What's Godaddy offering that you think would be of use to you that bigcartel doesn't?


----------



## the_um (Sep 25, 2009)

[media]http://www.youtube.com/watch?v=0UKZRAeQpoo[/media]
The youtube comments are saying it's bad. The thing is, I had hosting with godaddy for a year more, they told me I can switch it to 'quick cart' (which is like bigcartel).


----------



## ambitious (Oct 29, 2007)

Seems pretty good. What are the youtube comments saying? Why is it bad?


----------



## Gorillawhite (Sep 29, 2009)

ambitious said:


> Seems pretty good. What are the youtube comments saying? Why is it bad?


Looks good, the only thing I could see negative that was said is that "They have the worst service in the world".


----------



## Fr4nk13 (Feb 10, 2010)

Big Cartel is more of a plain shopping cart (with a few pages able to be added)

I use Dream Host (unlimited storage/bandwidth/domains/emails/mysql) for hosting my site, and I use bigcartel to host my cart.

I built my website on Joomla!, and I found it really easy to customize and use, but I couldn't find any good shopping cart solutions that fit my needs while still looking good.

So basically, you COULD do both, and just link the two to eachother.


----------



## Rodney (Nov 3, 2004)

I think BigCartel would be a better start than Godaddy for ecommerce stuff.
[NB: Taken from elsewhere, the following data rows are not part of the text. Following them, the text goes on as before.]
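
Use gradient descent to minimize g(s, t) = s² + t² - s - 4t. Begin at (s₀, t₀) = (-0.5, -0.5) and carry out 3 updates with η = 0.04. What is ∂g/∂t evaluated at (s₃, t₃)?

-3.89344

∇g = (2s - 1, 2t - 4)
(s₁, t₁) = (-0.5, -0.5) − 0.04·(-2, -5) = (-0.42, -0.3)
(s₂, t₂) = (-0.42, -0.3) − 0.04·(-1.84, -4.6) = (-0.3464, -0.116)
(s₃, t₃) = (-0.3464, -0.116) − 0.04·(-1.6928, -4.232) = (-0.278688, 0.05328)
∂g/∂t at (-0.278688, 0.05328) = -3.89344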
BigCartel has a free option. Why not signup, try it out and see how you like it and then decide if it's worth upgrading or switching to Godaddy instead?


----------



## splathead (Dec 4, 2005)

Fr4nk13 said:


> Big Cartel is more of a plain shopping cart (with a few pages able to be added)
> 
> I use Dream Host (unlimited storage/bandwidth/domains/emails/mysql) for hosting my site, and I use bigcartel to host my cart.
> 
> ...


Hey Frankie, can you post your website link in your signature so we can take a look? I thought bigcartel only used paypal, so why can't you link your Joomla main site directly to paypal instead of through bigcartel?


----------



## Fr4nk13 (Feb 10, 2010)

splathead said:


> Hey Frankie, can you post your website link in your signature so we can take a look? I thought bigcartel only used paypal, so why can't you link your Joomla main site directly to paypal instead of through bigcartel?





splathead said:


> Hey Frankie, can you post your website link in your signature so we can take a look? I thought bigcartel only used paypal, so why can't you link your Joomla main site directly to paypal instead of through bigcartel?


The main reason I'm not using joomla as my cart, is because the extensions either don't suit my needs, or are too expensive.

VirtueMart is great, but I don't like the way it looks. RokQuickCart looks fantastic, but the inability to add categories or more than one image per item makes are deal breakers.

I love the way bigcartel stores look, and they can handle everything I need a lot quicker/more efficiently than if I were to build my own cart solution.

(I added my site to my signature)


----------



## jimgeddes (Aug 30, 2009)

If you ever run into difficulties you won't find better support than from GoDaddy.


----------